For Europe, is this the things that dreams of made of, or more of a do or die effort? Is it time to open your heart to a new ISA, or has the funding only become available because of politicians listening to the sound of the crowd? Is this just seconds, because ARM and x86-64 have gobbled up all the other chip markets?
If it doesn't succeed, Europe can only blame the mirror man. (Yes, I Dare(d) to add that one in...)
Re: For AI use, or for Human (League)?
Best two albums Human League ever made were Reproduction and Travelogue. I like Dare, but it is a bit more commercial.
Anyway, as others have said, competition and the instability of the US means alternatives are what we need.
"While RISC-V is open and permissively licensed, American lawmakers have sometimes called for the US to prevent China's access to the tech"
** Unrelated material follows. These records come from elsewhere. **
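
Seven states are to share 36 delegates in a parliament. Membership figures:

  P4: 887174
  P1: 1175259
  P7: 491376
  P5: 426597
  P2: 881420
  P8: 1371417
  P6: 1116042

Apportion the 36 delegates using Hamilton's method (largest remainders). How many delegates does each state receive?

The standard divisor is 6349285/36 ≈ 176369.028.
Standard quotas: P4 5.0302, P1 6.6636, P7 2.7861, P5 2.4188, P2 4.9976, P8 7.7758, P6 6.3279.
Lower quotas: P4 5, P1 6, P7 2, P5 2, P2 4, P8 7, P6 6 (sum 32, leaving 4 seats).
Remainders in descending order: P2 0.9976, P7 0.7861, P8 0.7758, P1 0.6636, P5 0.4188, P6 0.3279, P4 0.0302.
Largest remainders: P2, P7, P8, P1 receive the extra seats.

P4 5; P1 7; P7 3; P5 2; P2 5; P8 8; P6 6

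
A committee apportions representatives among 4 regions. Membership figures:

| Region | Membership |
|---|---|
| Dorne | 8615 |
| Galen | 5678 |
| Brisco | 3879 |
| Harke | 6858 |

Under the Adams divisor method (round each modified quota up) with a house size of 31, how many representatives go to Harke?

Standard divisor 25030/31 ≈ 807.419; standard quotas: Dorne 10.670, Galen 7.032, Brisco 4.804, Harke 8.494.
Rounding up gives 11, 8, 5, 9 = 33 seats, so the divisor must be adjusted.
With modified divisor 859.4: modified quotas Dorne 10.024, Galen 6.607, Brisco 4.514, Harke 7.980.
Rounding up: Dorne 11, Galen 7, Brisco 5, Harke 8 (total 31).
Harke receives 8.

8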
Because some US law makers are dumb as a bag of rocks, and don't understand its an open source design, so it too late to stop China using it now as they already have mass produced chips using the RISC V ISA.
open what ?
In my understanding, RISC V is an open architecture.
Then designer may decide to create a closed or open design using this ISA.
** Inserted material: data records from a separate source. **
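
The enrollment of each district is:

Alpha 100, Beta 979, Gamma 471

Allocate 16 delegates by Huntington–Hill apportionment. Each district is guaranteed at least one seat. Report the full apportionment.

Alpha: 1, Beta: 10, Gamma: 5

With divisor 98: modified quotas Alpha 1.020, Beta 9.990, Gamma 4.806.
Geometric-mean thresholds: Alpha √(1·2)=1.414, Beta √(9·10)=9.487, Gamma √(4·5)=4.472.
Each quota rounded against its threshold gives Alpha 1, Beta 10, Gamma 5 (total 16).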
Feel free to correct if my understanding is wrong
As I understand it..
From what I've understood about RISCV, it's the 2025 equivalent of the 74 series logic chips that were widely used in the 70's - in that it's a building block for a system. It's just that our idea of a building block has moved up a few levels of complexity from individual gates to units of computation.
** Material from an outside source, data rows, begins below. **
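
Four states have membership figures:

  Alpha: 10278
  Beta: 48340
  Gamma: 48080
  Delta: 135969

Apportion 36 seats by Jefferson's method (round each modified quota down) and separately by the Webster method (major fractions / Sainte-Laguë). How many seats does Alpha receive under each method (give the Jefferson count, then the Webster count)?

1 and 2

Jefferson: Alpha 1, Beta 7, Gamma 7, Delta 21.
Webster: Alpha 2, Beta 7, Gamma 7, Delta 20.
Alpha gets 1 under Jefferson and 2 under Webster.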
The problem with RISCV (again, as I understand it) is that the architecture does not solve, or recreate the performance solutions found over decades of development of established architectures. You can plug in a RISCV core and it will interface with common components in a predictable way, and run much the same software as another RISCV core - but from what I've seen of commercial offerings, it will be significantly slower (perhaps orders of magnitude slower) than existing, cheap-as-chips(!) architectures.
So projects like this appear to be at a severe disadvantage... spending very significant sums to try and compete with freely available commercial devices, and hoping in n-years' time that you can narrow the performance gap from an already handicapped position. If you cannot then make it on a sufficiently modern process node within the region, any pretence at technological independence is pretty much pointless. That makes it more of a political gesture, and brings into question whether picking just a handful of companies to deliver the project is really doing much to seed innovation or independence in the wider sector.
So... hummm..
As an aside, the acronym reminds me that the Gorillaz track 'DARE' was claimed to be originally written as "There" by Albarn, but when they got Shaun Ryder in to sing, they couldn't get him to pronounce it as anything other than "Dare". Still, every project should have an anthem
Good!
With America becoming steadily more unstable and China being... well... China, a European alternative is overdue.